Tabi daha kuzeye gidildikçe güneşin günlerce ve hatta aylarca hiç batmayışına tanık olmaktayız.  Dolayısıyla  bu durumda “gece oluncaya kadar orucunuzu tutun!”[1] emri ilahisi oralara artık hiç hitap etmez bir hal almaktadır.
Bu hususlar dikkate alınmalı mı?
İslam’ın evrenselliğini  ve bunun için Hicaz iklimindeki uygulamanın olduğu gibi  sair iklimlere taşınması gerektiğini savunanlar, bir dönüştürme olmaksızın söylemlerinin içi boş bir iddia olmaktan öteye geçmeyeceğini bilmeliler.  Çünkü bu tür sloganik söylemlerin yaşanan hayatta bir karşılığı bulunmamaktadır.
Bilfarz Hz. Peygamberimiz daha uzun yıllar yaşasaydı ve Ramazanımız yılın uzun yaz günlerine ve hasat mevsimine rast gelseydi her alanda kolaylaştırıcılığını bildiğimiz sevgili peygamberimizin nasıl bir tavır takınacağını tahmin edebiliyoruz. Nitekim Haccın edası sırasında da kendisine takdim tehir ve benzeri  konularda her ne demişlerse  “Tamam, öylede olur, bir sıkıntı yok!” buyurmuş ve inananların işlerini kolaylaştırmıştı.[2]

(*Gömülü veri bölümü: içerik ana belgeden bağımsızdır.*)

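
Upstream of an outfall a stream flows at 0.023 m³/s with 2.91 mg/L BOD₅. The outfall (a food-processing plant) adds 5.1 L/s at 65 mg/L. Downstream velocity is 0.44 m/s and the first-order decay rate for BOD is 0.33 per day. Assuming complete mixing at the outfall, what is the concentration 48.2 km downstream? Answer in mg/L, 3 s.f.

5.1 L/s = 0.0051 m³/s.
After complete mixing, C₀ = (0.0051·65 + 0.023·2.91) / 0.0281 = 14.18 mg/L.
Travel time t = 4.82e+04 m / 0.44 m/s = 1.095e+05 s = 1.268 d.
C = 14.18·exp(−0.33·1.268) = 14.18·0.6581 = 9.331 mg/L.

9.33 mg/L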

Kur’an-ı Kerîm’de “Hasta ya da yolcu iseniz Ramazan orucunu tutmayabilir daha sonra tutamadığınız günler adedince tutarsınız.”[3] şeklindeki beyanda geçen hasta ve yolcu ifadelerini  oruç tutmamayı mubah kılan geçerli mazeretler için örnekler şeklinde görmek ve benzeri durumları da bunlara katmak mümkün olmalı. Nitekim fukaha oruç tutmamayı mazur kılan sebepler arasına ihtiyarlık, gebelik, süt emzirme, şiddetli açlık ve susuzluk gibi halleri de ekleyerek çoğaltmışlar ve sadece yolculuk ve hastalık haline indirgeyici bir yaklaşımı benimsememişlerdir. Yüksek ısılı fırınlar karşısında çalışmak durumunda olan bir işçinin bu hususta her halde geçerli bir mazereti olmalıdır.

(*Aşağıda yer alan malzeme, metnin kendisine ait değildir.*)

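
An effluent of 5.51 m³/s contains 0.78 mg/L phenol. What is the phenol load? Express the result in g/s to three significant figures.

4.30 g/s

Mass flux = Q·C = 5.51 m³/s × 0.78 g/m³ = 4.298 g/s.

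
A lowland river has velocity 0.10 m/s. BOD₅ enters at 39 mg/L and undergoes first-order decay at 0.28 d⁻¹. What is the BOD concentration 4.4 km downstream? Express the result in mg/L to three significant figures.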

İşte bu gerçeklikten hareketle ben derim ki bu gibi sorulara cevap verme durumunda olan müftülerimiz hemencecik cevap yetiştirmek yerine evvela kendilerini o soruyu soran kişinin yerine koysunlar ve cevaplarını ona göre versinler.
Namaz kadar olmasa da oruç da zor vesselam.
Allah kolaylıklar versin.
Biz onu tutamazsak o bizi tutsun.
Orucumuz kalkan olsun, bizi korusun.
Olur ya orucumuzla belki takvaya erişiriz. Ve akıbet takva sahiplerinindir. Felaha erenler; korktuklarından emin ve umduklarına nail olanlar işte onlardır.
Dua ile!
28.06.2014
GARİBCE




[1] {ثُمَّ أَتِمُّوا الصِّيَامَ إِلَى اللَّيْلِ} [البقرة: 187]
[2] مسند أحمد ت شاكر (6/ 40) عن عيسى بن طَلْحَة عن عبد الله بن عَمرو بن العاصي قال: رأيت رسول الله - صلي الله عليه وسلم - واقفاً على راحلته بمنًى، فأتاه رجل فقال: يا رسول الله، إني كِنِتِ أرى أن الحلق قبل الذبح، فحلقت قبل أَن أذبح؟، قال: "اذبحْ ولا حرج"، ثم جاءه آخر فقال: يا رسول الله، إني كِنتِ أرى أَن الذبح قبل الرمي، فذبحت قبل أن أرمي؟، فقال: "ارْمِ ولا حِرجِ"، قال: فما سئِل عن شيء قدَّمه رَجلٌ قبلَ شيء إلا قال: "افعلْ ولا حَرج".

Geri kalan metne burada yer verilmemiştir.